Rugby World Cup: England sleepwalk into last eight with Samoa escape

Owen FarrellImage source, Getty Images
Image caption,

Farrell leads the on-pitch debrief after England's one-point win over Samoa

"That's not good enough."

Owen Farrell's verdict was emphatic.

In public at least though, it was aimed at himself, rather than England as a whole.

The captain had been asked about the moment deep in the second half, with his team 17-11 adrift, when he had lined up a straightforward penalty.

With the shot clock ticking down on the big screen, Bernard Foley's costly dawdling against the All Blacks knocking around somewhere in his memory, and the impetus entirely on England to get on with play, inexplicably Farrell was timed out.
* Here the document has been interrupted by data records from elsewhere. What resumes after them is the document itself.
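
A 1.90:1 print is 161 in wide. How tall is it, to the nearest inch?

Height = 161 / 1.900 = 84.74.

85 in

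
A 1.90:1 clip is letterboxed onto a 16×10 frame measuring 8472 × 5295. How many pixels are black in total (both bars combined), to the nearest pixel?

1.90:1 is wider than 16×10, so it spans the full width.
The clip is 8472 / 1.900 ≈ 4458.9474 px tall.
Black = 5295 − 4458.9474 = 836.0526 px.
Across the 8472-px span: 836.0526 × 8472 ≈ 7083038 px.

7083038 pixels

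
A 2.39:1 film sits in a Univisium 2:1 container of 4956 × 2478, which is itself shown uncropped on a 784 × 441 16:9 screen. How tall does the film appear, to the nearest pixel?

328 px

2.39:1 in 4956×2478: fills the width, so the film is 4956.00 × 2073.64.
The Univisium 2:1 canvas is width-limited in 784×441, giving 784.00 × 392.00; scale factor 0.1582.
Applying the same ×0.1582: 2073.64 → 328.03.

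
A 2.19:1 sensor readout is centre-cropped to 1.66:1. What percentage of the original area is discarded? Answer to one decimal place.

24.2%

1.66:1 is narrower than 2.19:1, so the crop keeps the full height and trims the width.
Area ratio = (1.660)/(2.190) = 75.80%; the remaining 24.20% is cropped out.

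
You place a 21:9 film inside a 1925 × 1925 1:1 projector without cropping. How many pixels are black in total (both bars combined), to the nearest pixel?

2117500 pixels

Since 2.333 > 1.000, the film is width-limited.
That makes the image 825.0000 px tall (1925 × 9/21).
Leftover height: 1925 − 825.0000 = 1100.0000 px.
Bar area = 1100.0000 × 1925 ≈ 2117500 px.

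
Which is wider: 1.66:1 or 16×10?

1.66:1

1.66 and 16×10 = 1.6; 1.66 > 1.6.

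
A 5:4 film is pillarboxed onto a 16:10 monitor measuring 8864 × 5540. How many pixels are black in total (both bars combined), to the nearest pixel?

10742060 pixels

5:4 (1.250) < 16:10 (1.600), so the film fills the height.
That makes the image 6925.0000 px wide (5540 × 5/4).
Black = 8864 − 6925.0000 = 1939.0000 px.
That's 1939.0000 × 5540 ≈ 10742060 black pixels.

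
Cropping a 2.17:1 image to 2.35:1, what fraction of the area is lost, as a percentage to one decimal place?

The width stays; only height is cut (since 2.35:1 is wider than 2.17:1).
Area ratio = (2.170)/(2.350) = 92.34%; the remaining 7.66% is cropped out.

7.7%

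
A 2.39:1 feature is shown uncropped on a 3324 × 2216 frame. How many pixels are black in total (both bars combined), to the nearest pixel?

2742981 pixels

2.39:1 is wider than 3×2, so it spans the full width.
That makes the image 1390.7950 px tall (3324 / 2.390).
Leftover height: 2216 − 1390.7950 = 825.2050 px.
Across the 3324-px span: 825.2050 × 3324 ≈ 2742981 px.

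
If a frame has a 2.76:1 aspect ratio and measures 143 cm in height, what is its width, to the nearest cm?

At 2.76:1, 143 × 2.760 ≈ 394.68.

395 cm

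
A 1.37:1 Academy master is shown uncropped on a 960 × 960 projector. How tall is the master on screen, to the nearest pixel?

1.37:1 Academy is wider than square, so it spans the full width.
That makes the image 700.73 px tall (960 / 1.370).

701 px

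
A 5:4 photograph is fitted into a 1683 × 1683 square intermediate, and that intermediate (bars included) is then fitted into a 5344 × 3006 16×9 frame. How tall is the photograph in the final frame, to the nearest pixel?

2405 px

First fit — 5:4 into 1683×1683 spans the width: 1683.00 × 1346.40.
The square canvas is height-limited in 5344×3006, giving 3006.00 × 3006.00; scale factor 1.7861.
So the photograph's height is 1346.40 × 1.7861 ≈ 2404.80.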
"I was unaware of the clock. I obviously got lost a little," he said.

It summed up an England performance that threatened to be a sleepwalk into a nightmare.
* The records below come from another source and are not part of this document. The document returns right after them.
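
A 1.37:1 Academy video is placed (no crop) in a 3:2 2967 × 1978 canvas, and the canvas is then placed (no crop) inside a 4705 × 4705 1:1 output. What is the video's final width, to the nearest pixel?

Inside the 2967×1978 canvas the video is height-limited at 2709.86 × 1978.00.
3:2 in 4705×4705: fills the width, so the intermediate becomes 4705.00 × 3136.67 — a scale of ×1.5858.
The video scales with it: width 2709.86 × 1.5858 ≈ 4297.23.

4297 px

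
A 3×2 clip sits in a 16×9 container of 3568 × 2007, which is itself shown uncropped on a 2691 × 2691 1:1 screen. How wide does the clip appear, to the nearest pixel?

3×2 in 3568×2007: fills the height, so the clip is 3010.50 × 2007.00.
Second fit — the 16×9 canvas into 2691×2691 spans the width: 2691.00 × 1513.69 (×0.7542 from 3568×2007).
The clip scales with it: width 3010.50 × 0.7542 ≈ 2270.53.

2271 px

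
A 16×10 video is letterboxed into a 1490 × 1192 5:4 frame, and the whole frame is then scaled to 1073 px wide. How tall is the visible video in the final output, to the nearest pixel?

671 px

In the 1490×1192 frame the video fills the width: height = 1490 × 10/16 ≈ 931.25 px.
The frame scales by 1073/1490 = 0.7201; 931.25 × 0.7201 ≈ 670.62 px.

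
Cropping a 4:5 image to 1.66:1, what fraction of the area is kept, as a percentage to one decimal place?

48.2%

The width stays; only height is cut (since 1.66:1 is wider than 4:5).
(0.800)/(1.660) ≈ 0.482 of the area survives.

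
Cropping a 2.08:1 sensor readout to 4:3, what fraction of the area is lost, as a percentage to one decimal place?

35.9%

Going from 2.08:1 to 4:3 means cutting width while keeping height.
(1.333)/(2.080) ≈ 0.641 of the area survives, leaving 35.90% discarded.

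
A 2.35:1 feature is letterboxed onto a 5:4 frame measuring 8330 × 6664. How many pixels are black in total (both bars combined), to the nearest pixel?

2.35:1 (2.350) > 5:4 (1.250), so the feature fills the width.
The feature is 8330 / 2.350 ≈ 3544.6809 px tall.
6664 − 3544.6809 = 3119.3191 px of bars.
Bar area = 3119.3191 × 8330 ≈ 25983929 px.

25983929 pixels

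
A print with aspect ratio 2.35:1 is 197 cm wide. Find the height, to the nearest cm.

At 2.35:1, 197 / 2.350 ≈ 83.83.

84 cm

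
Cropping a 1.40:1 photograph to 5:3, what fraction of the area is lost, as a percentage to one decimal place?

16.0%

5:3 is wider than 1.40:1, so the crop keeps the full width and trims the height.
Area ratio = (1.400)/(1.667) = 84.00%; the remaining 16.00% is cropped out.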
The afternoon had begun brightly.

Manu Tuilagi burned with, what the kids call, 'main character energy'. His first encounter with the country of his birth, the one represented by his five eldest brothers, had been the primary point of pre-match interest.

And the narrative remained wrapped round him.

As the Samoan anthem played, he stood to attention, his eyes fixed somewhere up around the stadium rafters. When God Save the King played, he belted it out with gusto. And, when the match started, he was everywhere.

England's first hit-up was his. Their first try, scored by Ollie Chessum, was laid on by his hand. He punched holes in attack and, on the other side of the ball, levelled Lima Sopoaga with a walloping tackle.

The 10-12-13 combination of George Ford, Farrell and Tuilagi, which was the basis of the run to the final at Japan 2019 and was last seen in a starting line-up back in March 2020, seemed to be purring like old.

Up front, England's set-piece was dominant, with the Samoan scrum going back and England's rolling maul marching forward.

Whether it was an English lapse of concentration, a flicker of fight catching alight under Samoa, or a combination of both though, Steve Borthwick's best-laid plans went awry.

Off-loads stuck, England could not stem Samoa's angles and Nigel Ah Wong scored two quick tries for the underdogs to set old gremlins in flight.

Mistakes piled up, England's attacking clarity was clouded and the spectre of another unwanted landmark, after Fiji's Twickenham success in August, loomed.

Tuilagi's afternoon ended with him limping out of the fray with an as-yet-undiagnosed knock and England spun the backline reels once again.

George Ford, seemingly secure as England's first-choice fly-half, was hooked. Farrell shuffled inside to 10. Ollie Lawrence came into midfield. Freddie Steward, a specialist full-back, was on one wing. Joe Marchant, a specialist centre, was on the other. Marcus Smith, until a fortnight ago a fly-half, was at full-back.

For a team who live by four-year cycles and Rugby World Cup benchmarks, building backlines on the hoof in the shadow of the knockout rounds is a failure.

To be fair to Borthwick, it probably is not his.

He is coming into the tournament off a short run-up after England flatlined under his predecessor Eddie Jones and the Rugby Football Union prevaricated over P45s.

Image source, Getty Images
Image caption,

Wing Nigel Ah-Wong's two tries had England on the back foot

In that time, suspensions and injuries have limited the hand he has had to play with.

"We are trying to expedite things very fast," Borthwick said afterwards.

"We have combinations we want to play and work together. For obvious reasons, some of those we haven't been able to run very much."

His predicament and his team's performance produced some strange post-match contortions.

"We didn't want to play the way that got us into that tough circumstance, but this team found a way out of it," said Borthwick.

"What you are seeing now is a team that finds a way through games and navigates through situations."

The best teams tend to pose the opposition problems though, rather than create their own.

Borthwick cited England's 2003 Rugby World Cup winners getting out of similar holes. But their close shaves against Samoa and Wales, won by 13 and 11 points respectively, never teetered on the razor's edge so long and perilously.

"Had we won by 20 or 30 points would that have been a great thing?" asked match-winner Danny Care.

"I'm not sure."

As Ireland leapt out into a sizeable lead over Scotland over in Paris at the same time as he spoke, England fans might have wondered if it was worth finding out.

Fiji, in all probability, are next.

And, if England are to survive that test, they know Farrell's moment of self-reflection is the final word.